© (Doc. ADP.)
Tous les équipements, assurant la sécurité et le confort d’un nombre croissant de voyageurs, doivent rester fiables alors que les cadences en terme de flux sont de plus en plus élevées. Revue de détail avec Michel Gault, ingénieur en chef équipement à la direction de l’équipement des Aéroports de Paris.
Les Cahiers techniques du bâtiment : Quelles sont les spécificités de fonctionnement d’un aéroport et quelles sont les incidences sur les différents équipements à mettre en place ?
Michel Gault : Un aéroport se caractérise par des surfaces importantes consacrées aux avions et par une population variée : passagers en partance, à l’arrivée, leurs accompagnants et attendants, passagers en correspondance, personnels des compagnies aériennes, de l’aéroport, des sociétés de services… Les trafics en constante augmentation génèrent des flux de personnes qu’il faut absolument séparer.

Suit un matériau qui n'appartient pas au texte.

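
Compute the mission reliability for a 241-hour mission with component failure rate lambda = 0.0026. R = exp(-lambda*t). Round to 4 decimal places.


lambda = 0.0026
mission_time = 241
lambda * t = 0.0026 * 241 = 0.6266
R = exp(-0.6266)
R = 0.5344

0.5344


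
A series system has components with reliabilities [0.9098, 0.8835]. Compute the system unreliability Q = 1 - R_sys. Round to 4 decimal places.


Components: [0.9098, 0.8835]
After component 1: product = 0.9098
After component 2: product = 0.8038
R_sys = 0.8038
Q = 1 - 0.8038 = 0.1962

0.1962


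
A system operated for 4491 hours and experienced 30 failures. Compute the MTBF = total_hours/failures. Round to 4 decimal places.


total_hours = 4491
failures = 30
MTBF = 4491 / 30
MTBF = 149.7

149.7


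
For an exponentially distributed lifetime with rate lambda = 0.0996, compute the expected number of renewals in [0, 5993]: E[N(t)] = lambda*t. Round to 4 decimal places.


lambda = 0.0996
t = 5993
E[N(t)] = lambda * t
E[N(t)] = 0.0996 * 5993
E[N(t)] = 596.9028

596.9028


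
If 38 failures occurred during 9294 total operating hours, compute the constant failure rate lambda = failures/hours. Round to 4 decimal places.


failures = 38
total_hours = 9294
lambda = 38 / 9294
lambda = 0.0041

0.0041


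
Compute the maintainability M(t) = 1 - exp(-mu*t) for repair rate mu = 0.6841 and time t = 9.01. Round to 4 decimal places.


mu = 0.6841, t = 9.01
mu * t = 0.6841 * 9.01 = 6.1637
exp(-6.1637) = 0.0021
M(t) = 1 - 0.0021
M(t) = 0.9979

0.9979


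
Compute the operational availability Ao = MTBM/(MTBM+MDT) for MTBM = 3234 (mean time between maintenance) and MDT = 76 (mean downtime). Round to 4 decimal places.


MTBM = 3234
MDT = 76
MTBM + MDT = 3310
Ao = 3234 / 3310
Ao = 0.977

0.977


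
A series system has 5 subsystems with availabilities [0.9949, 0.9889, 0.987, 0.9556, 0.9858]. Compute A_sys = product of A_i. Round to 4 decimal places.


Subsystems: [0.9949, 0.9889, 0.987, 0.9556, 0.9858]
After subsystem 1 (A=0.9949): product = 0.9949
After subsystem 2 (A=0.9889): product = 0.9839
After subsystem 3 (A=0.987): product = 0.9711
After subsystem 4 (A=0.9556): product = 0.928
After subsystem 5 (A=0.9858): product = 0.9148
A_sys = 0.9148

0.9148


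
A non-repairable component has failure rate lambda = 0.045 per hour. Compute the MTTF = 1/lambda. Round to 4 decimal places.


lambda = 0.045
MTTF = 1 / 0.045
MTTF = 22.2222

22.2222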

La situation s’est complexifiée depuis quelques années avec la création des hubs. Ces pôles d’échanges fonctionnent par vagues pendant des durées d’environ une heure durant laquelle des dizaines d’avions atterrissent et décollent, et des milliers de passagers et de bagages sont transférés d’un point à un autre de l’aéroport. Le tout dans un contexte sécuritaire énormément renforcé. Le choix des différents équipements dépend donc de toutes ces contraintes, avec trois objectifs majeurs : assurer une sécurité maximale, augmenter le confort des passagers et améliorer les conditions de travail des personnels.
CTB : La sûreté d’un aéroport implique d’abord un contrôle des passagers et des employés travaillant sur la zone ?

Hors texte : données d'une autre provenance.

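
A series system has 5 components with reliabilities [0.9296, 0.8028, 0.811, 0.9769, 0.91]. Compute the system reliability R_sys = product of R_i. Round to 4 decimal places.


Components: [0.9296, 0.8028, 0.811, 0.9769, 0.91]
After component 1 (R=0.9296): product = 0.9296
After component 2 (R=0.8028): product = 0.7463
After component 3 (R=0.811): product = 0.6052
After component 4 (R=0.9769): product = 0.5913
After component 5 (R=0.91): product = 0.538
R_sys = 0.538

0.538


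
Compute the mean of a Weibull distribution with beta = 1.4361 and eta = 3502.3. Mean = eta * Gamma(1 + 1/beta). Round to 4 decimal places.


beta = 1.4361, eta = 3502.3
1/beta = 0.6963
1 + 1/beta = 1.6963
Gamma(1.6963) = 0.9079
Mean = 3502.3 * 0.9079
Mean = 3179.9079

3179.9079


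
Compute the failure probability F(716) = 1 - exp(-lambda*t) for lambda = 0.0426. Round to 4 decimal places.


lambda = 0.0426, t = 716
lambda * t = 30.5016
exp(-30.5016) = 0.0
F(t) = 1 - 0.0
F(t) = 1.0

1.0


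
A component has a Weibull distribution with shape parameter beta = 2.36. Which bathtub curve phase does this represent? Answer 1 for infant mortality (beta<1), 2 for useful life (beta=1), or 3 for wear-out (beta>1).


beta = 2.36
Compare beta to 1:
beta < 1 => infant mortality (phase 1)
beta = 1 => useful life (phase 2)
beta > 1 => wear-out (phase 3)
Since beta = 2.36, this is wear-out (increasing failure rate)
Phase = 3

3


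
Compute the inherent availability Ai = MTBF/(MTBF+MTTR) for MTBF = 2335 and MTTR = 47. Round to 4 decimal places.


MTBF = 2335
MTTR = 47
MTBF + MTTR = 2382
Ai = 2335 / 2382
Ai = 0.9803

0.9803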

M. G. : La prévention des actes illicites nécessite une nouvelle organisation, une adaptation des installations et un investissement important en machines de détection et de contrôle. Pour les personnes, le contrôle manuel de l’identité n’est pas assez efficace et les badges magnétiques facilement échangeables. C’est pourquoi, nous nous tournons vers les systèmes biométriques qui permettent d’identifier et d’authentifier une personne à partir de la reconnaissance de son caractère unique et immuable. Nous testons trois techniques (reconnaissance du visage, de l’iris, des empreintes digitales) sur des employés travaillant en zone de sûreté. Les résultats avec les empreintes (système Sagem) sont bons. Reste à connaître la fiabilité des solutions par grand trafic et leur acceptation par le public. Les techniques biométriques de contrôle d’accès peuvent être associées, au niveau d’un sas, à un système de lecture automatique des passeports (en préparation) et peuvent aussi être utilisées pour comparer l’identité des passagers enregistrés à celle des passagers embarquants, grâce à un marquage biométrique consigné sur la carte d’embarquement. La solution est d’ailleurs à l’étude pour l’aéroport de Dubaï. Vis-à-vis des personnels, la biométrie permet de vérifier s’ils sont autorisés à entrer dans la zone réservée. De nouveaux badges fondés sur les technologies des cartes à mémoire à lecture et écriture sans contact (Inside Technologies, Philips) vont assurer un contrôle en temps réel.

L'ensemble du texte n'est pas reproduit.